Tuesday, November 22, 2011

Chantrelle Bisque

















This is a quick, easy soup that takes advantage of our
good fortune of living in one of the most diverse
mushroom habitats in the world. This recipe calls for
chantrelles, but you can substitute any mushroom,
even criminis or portabellos if there are no fresh
shrooms to be found.
Procedure:
In a medium saucepan, melt butter over medium
heat. Add onions and cook a couple of
minutes, stirring occasionally. Add roughly
chopped chantrelles and first 1/4 Cup of wine.
(save your best mushroom specimen for the
garnish) Cook for about five minutes stirring
often. Add flour and cook for about 1 minute,
stirring constantly to ensure that everything is
coated evenly.
Add stock and bring to a boil quickly on high
heat.
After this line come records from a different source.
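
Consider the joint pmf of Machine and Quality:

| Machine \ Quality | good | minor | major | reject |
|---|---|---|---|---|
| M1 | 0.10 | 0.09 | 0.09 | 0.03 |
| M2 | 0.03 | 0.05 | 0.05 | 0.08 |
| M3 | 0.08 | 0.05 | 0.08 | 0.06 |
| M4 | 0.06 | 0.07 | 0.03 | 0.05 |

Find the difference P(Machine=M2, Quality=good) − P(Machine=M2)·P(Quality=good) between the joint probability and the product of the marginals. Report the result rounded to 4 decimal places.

-0.0267

P(Machine=M2) = 0.03 + 0.05 + 0.05 + 0.08 = 0.21.
P(Quality=good) = 0.10 + 0.03 + 0.08 + 0.06 = 0.27.
P(Machine=M2, Quality=good) − P(Machine=M2)P(Quality=good) = 0.03 − 0.21×0.27 = -0.0267.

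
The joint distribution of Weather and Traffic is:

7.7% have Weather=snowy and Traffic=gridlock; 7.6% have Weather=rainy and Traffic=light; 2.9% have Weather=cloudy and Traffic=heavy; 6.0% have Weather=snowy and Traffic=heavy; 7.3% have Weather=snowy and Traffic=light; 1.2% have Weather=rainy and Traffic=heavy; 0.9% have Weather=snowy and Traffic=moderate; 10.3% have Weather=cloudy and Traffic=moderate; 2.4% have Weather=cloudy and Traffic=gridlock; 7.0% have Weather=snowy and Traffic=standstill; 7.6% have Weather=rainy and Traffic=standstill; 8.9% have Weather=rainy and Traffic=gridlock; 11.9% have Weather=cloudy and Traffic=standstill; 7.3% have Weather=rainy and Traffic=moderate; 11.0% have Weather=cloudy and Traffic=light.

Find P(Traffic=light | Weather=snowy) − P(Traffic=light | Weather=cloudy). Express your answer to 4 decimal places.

-0.0331

P(Weather=snowy) = 0.073 + 0.009 + 0.060 + 0.077 + 0.070 = 0.289; P(Traffic=light | Weather=snowy) = 0.073/0.289 = 0.25260.
P(Weather=cloudy) = 0.110 + 0.103 + 0.029 + 0.024 + 0.119 = 0.385; P(Traffic=light | Weather=cloudy) = 0.110/0.385 = 0.28571.
Difference = -0.0331.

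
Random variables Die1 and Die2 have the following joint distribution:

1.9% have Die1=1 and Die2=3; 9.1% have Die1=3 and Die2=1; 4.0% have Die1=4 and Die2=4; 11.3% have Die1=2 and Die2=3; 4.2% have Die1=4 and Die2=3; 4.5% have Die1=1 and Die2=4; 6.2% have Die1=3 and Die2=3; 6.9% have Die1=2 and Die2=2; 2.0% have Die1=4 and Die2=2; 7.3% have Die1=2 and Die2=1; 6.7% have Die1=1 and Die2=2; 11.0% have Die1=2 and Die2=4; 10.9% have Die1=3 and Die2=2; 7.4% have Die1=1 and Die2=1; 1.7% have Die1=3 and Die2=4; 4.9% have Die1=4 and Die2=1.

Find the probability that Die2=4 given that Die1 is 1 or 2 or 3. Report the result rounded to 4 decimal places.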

Reduce to medium and simmer for
about a minute while gently stirring. Add
cream, salt,pepper and cayenne, and cook just
below a simmer for about 10 minutes. Add
parsley and 2 Tbsp wine and stir whisk for the
last couple of minutes, and you’re ready to
serve.
Optional: Use Roux to thicken if desired.
What you’ll need
1/4 Stick Butter
1/2 Cup Onion Diced
1 Pound Chantrelles or other mushrooms
1/4 Cup Harbinger 2009 Chardonnay
2 Tbsp Flour
2 Cups Stock (Chicken or Vegetable)
2 Cups Half and half or Heavy Cream
1/2 Tsp Salt
1/4 Tsp White Pepper
1/4 Tsp Cayenne
2 Tbsp ...yep..more Chardonnay
1/4 Cup Finely Chopped Parsley
Varies Roux if desired
Garnish
First a little garnish. Slice that mushroom you saved in about 1/4 inch thick slices. In a dry nonstick pan, sauté slices on one side for about 30 seconds then flip. Cook for about 30 seconds
then add a small amount of butter. Melt butter and coat mushrooms by flipping or carefully stirring.
Add a dash of wine to deglaze and remove from heat. Place gently on top of each bowl.
You may need to thicken the soup a touch to get mushrooms to stay afloat. You can also sprinkle
with a little fresh parsley as well.
Roux Recipe:
Melt 1/8 cup butter in a small saucepan over medium/low heat. Add 1/8 Cup flour and whisk
together with the butter. Consistency should be firm but not too dry. When you add it to the
soup, whisk it vigorously adding a small amount at a time so as not to over-thicken.